III-La « ruralisation » de la Fabrique lyonnaise de soieries.

Loin d’être désorganisée et peu efficiente, la proto-industrialisation révèle une dynamique interne qui donne naissance à des territoires spécialisés et complémentaires. Dès le XVIe siècle, les Lyonnais ont recours à des territoires satellites pour organiser la production de soieries, surtout pour le moulinage et l’ourdissage, confiés tantôt à la région de Saint-Chamond, tantôt à celle de Nantua, Genève, Annecy ou Macon 765 .

Les Lyonnais font le choix de l’essaimage et du métier à bras, alors que leurs concurrents anglais de Macclesfield et de Spitalfield font le pari inverse avec la concentration et la mécanisation du tissage. Pourtant, les premiers, tournés vers des méthodes éprouvées dans le passé, ont traversé le siècle avec succès tandis que les seconds, malgré des semblants de modernité, n’ont pas résisté et l’industrie soyeuse anglaise achève le siècle moribonde 766 . Dès le début du XIXe siècle, les fabricants lyonnais de soieries choisissent de dilater leur territoire de production au-delà du cadre urbain, comme jadis les fabricants de draps de Sedan 767 .
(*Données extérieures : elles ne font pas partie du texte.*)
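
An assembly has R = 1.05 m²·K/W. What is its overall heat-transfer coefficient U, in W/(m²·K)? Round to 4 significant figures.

U = 1/R = 1/1.05 = 0.95238

0.9524 W/(m²·K)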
Pourquoi les fabricants ont-ils choisi massivement le travail à domicile à la campagne, plutôt que le travail concentré en fabrique ? Pourquoi privilégier le traditionnel métier à bras au détriment du métier mécanique ? Alors que l’industrie cotonnière est déjà largement concentrée dans des fabriques, plus ou moins mécanisées, les fabricants lyonnais ne tentent l’expérience que tardivement. Hormis le cas de la Sauvagère, les premiers établissements tissant la soie ne sont édifiés qu’à partir des années 1820, et encore ce sont des cas isolés. Archaïsme contre modernité ? Tradition contre efficacité, à l’heure où l’Angleterre et l’Alsace adoptaient le factory system ?

Notes
765.

ZELLER (O.), 1996, p. 384, en Italie septentrionale, cette spécialisation semble également s’engager, dès la période napoléonienne d’après DEWERPE (A.), 1985, p. 51.

766.

COTTEREAU (A.), 1997, pp. 76-77.

767.

GAYOT (G.), 1998, pp. 143-153 en particulier.